Omologazione del concordato preventivo in continuità: gli ex soci possono impedirla?

09 Aprile 2024

Ci si chiede se il riferimento di cui all’art. 112, comma 2, lett. d), CCII ai “creditori titolari di diritti di prelazione” valga anche per i soci che, prima della presentazione della proposta di concordato, abbiano esercitato il recesso dalla società e siano titolari del relativo credito.

Ai sensi dell'art. 112, comma 2, lett. d), CCII, uno dei requisiti affinché il Tribunale omologhi il concordato in continuità aziendale in presenza di una o più classi dissenzienti è l'approvazione della maggioranza delle classi "purché almeno una sia formata da creditori titolari di diritti di prelazione". Rientrano, nella nozione di "creditori" qui impiegata, anche i soci che hanno esercitato il recesso prima della presentazione della proposta di concordato?
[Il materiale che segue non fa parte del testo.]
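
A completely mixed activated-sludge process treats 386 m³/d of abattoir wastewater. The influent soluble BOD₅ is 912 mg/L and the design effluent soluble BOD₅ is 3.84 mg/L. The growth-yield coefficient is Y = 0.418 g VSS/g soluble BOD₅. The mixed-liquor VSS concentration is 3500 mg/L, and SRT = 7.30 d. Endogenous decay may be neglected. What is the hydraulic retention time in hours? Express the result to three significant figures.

Biomass mass balance (decay neglected): V·X = Y·Q·(S₀ − S)·θ_c, so V = 0.418 × 386 × (912 − 3.84) × 7.30 / 3500 = 305.6 m³.
HRT = V/Q = 305.6 m³ / 386 m³·d⁻¹ = 0.7918 d × 24 = 19.00 h.

τ ≈ 19.0 h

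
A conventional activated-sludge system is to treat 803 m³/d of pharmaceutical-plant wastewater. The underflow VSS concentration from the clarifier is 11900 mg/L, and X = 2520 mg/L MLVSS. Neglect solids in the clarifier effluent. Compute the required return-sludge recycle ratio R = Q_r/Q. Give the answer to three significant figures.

Mass balance around the secondary clarifier (neglecting effluent solids): R = X / (X_r − X) = 2520 / (11900 − 2520) = 0.2687.

R ≈ 0.269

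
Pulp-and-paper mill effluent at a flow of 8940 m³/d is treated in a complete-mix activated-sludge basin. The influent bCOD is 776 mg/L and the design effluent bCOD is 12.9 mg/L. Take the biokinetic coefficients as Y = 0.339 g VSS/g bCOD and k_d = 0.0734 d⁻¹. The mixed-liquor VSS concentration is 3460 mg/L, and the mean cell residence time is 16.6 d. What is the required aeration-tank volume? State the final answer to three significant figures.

V ≈ 5000 m³

From the SRT design equation V = Y Q (S₀−S) θ_c / [X (1 + k_d θ_c)] = 0.339 × 8940 × (776 − 12.9) × 16.6 / [3460 × (1 + 0.0734 × 16.6)] = 3.84×10^7 / 7676 = 5002 m³.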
L'art. 112 del CCII, riformulato nell'attuale versione dall'art. 24 del d.lgs. n. 83/2022, prevede nel concordato in continuità, sia essa diretta che indiretta, una serie di condizioni che consentono, su richiesta del debitore, l'omologazione anche se una o più classi sono dissenzienti. Se la regola generale nell'omologazione del concordato in continuità è, tra le altre, che tutte le classi abbiano votato a favore della proposta, tale disposizione di carattere derogatorio appare finalizzata ad agevolare l'omologazione qualora si manifestino alcune condizioni previste dalla legge. Tra queste vi è quella indicata nel quesito, ovvero che la classe dissenziente sia formata da creditori titolari di diritti di prelazione.
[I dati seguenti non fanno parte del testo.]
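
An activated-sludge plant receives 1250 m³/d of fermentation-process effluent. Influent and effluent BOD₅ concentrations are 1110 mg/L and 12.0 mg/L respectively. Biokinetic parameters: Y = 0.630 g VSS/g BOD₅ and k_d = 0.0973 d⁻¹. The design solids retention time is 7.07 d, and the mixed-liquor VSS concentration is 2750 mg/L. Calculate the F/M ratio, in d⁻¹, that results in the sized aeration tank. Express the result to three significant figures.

F/M ≈ 0.383 d⁻¹

Steady-state biomass mass balance: V·X·(1 + k_d·θ_c) = Y·Q·(S₀ − S)·θ_c, so V = 0.630 × 1250 × (1110 − 12.0) × 7.07 / [2750 × (1 + 0.0973 × 7.07)] = 6.11×10^6 / 4642 = 1317 m³.
F/M = Q·S₀ / (V·X) = 1250 × 1110 / (1317 × 2750) = 0.3831 g BOD₅·(g VSS·d)⁻¹.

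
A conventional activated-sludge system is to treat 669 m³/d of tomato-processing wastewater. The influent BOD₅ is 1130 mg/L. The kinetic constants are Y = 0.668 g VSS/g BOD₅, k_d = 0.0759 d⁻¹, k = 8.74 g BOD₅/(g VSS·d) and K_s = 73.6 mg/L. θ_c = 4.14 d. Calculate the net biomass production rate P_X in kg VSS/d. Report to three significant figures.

From the Monod/SRT balance for a CMAS, S = K_s·(1+k_d θ_c)/[θ_c·(Y k − k_d) − 1] = 73.6 × (1 + 0.0759 × 4.14) / [4.14 × (0.668 × 8.74 − 0.0759) − 1] = 96.73 / 22.86 = 4.232 mg/L.
Observed yield with endogenous decay: Y_obs = Y / (1 + k_d·θ_c) = 0.668 / (1 + 0.0759 × 4.14) = 0.668 / 1.314 = 0.5083 g VSS/g BOD₅.
Q·(S₀ − S) = 669 × (1130 − 4.23) × 10⁻³ = 753.1 kg/d removed.
Net biomass production P_X = Y_obs × Q·(S₀ − S) = 0.5083 × 753.1 = 382.8 kg VSS/d.

P_X ≈ 383 kg VSS/d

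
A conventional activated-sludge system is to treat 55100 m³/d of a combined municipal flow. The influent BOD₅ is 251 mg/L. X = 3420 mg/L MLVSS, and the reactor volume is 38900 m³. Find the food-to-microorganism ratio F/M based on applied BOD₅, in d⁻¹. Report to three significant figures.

F/M ≈ 0.104 d⁻¹

Food-to-microorganism ratio F/M = Q S₀ / (V X) = 55100 × 251 / (38900 × 3420) = 0.1040 d⁻¹.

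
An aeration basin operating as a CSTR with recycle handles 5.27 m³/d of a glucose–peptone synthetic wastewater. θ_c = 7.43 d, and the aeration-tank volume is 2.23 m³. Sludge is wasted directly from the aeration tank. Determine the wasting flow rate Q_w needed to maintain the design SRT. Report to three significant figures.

Wasting from the aeration tank: Q_w = V / θ_c = 2.230 / 7.43 = 0.3001 m³/d.

Q_w ≈ 0.300 m³/d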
Il primo aspetto da considerare è se i soci che hanno esercitato il recesso possano essere considerati creditori concorsuali. Sul punto si segnala una recente ordinanza della Corte di cassazione (Cass. civ. 6 novembre 2023, n. 30725) che ha rigettato il decreto del giudice delegato che aveva respinto la domanda di ammissione del credito vantato dal socio per la liquidazione della quota sociale a seguito del recesso dalla società. Il giudice aveva ritenuto di qualificare il credito da recesso del socio quale credito postergato in applicazione analogica del disposto dell'art. 2467 c.c., ricorrendo le condizioni ivi richiamate. La Cassazione ha invece ritenuto che, una volta esercitato il recesso, il soggetto perde lo status di socio per effetto di legge e non sono a lui opponibili le successive vicende societarie (nella fattispecie il socio aveva esercitato il recesso sette anni prima del fallimento).

Se il socio che ha esercitato il recesso è creditore per la liquidazione della quota sociale, si tratta però di un credito che, a parere dello scrivente, non gode di alcun diritto di prelazione, non essendovi specifiche norme di legge che attribuiscano il privilegio.  Per l'effetto, dunque, il socio recedente non può rientrare nella nozione di “creditori titolari di diritti di prelazione” richiamata dall'art. 112, comma 2, lett. d) del CCII.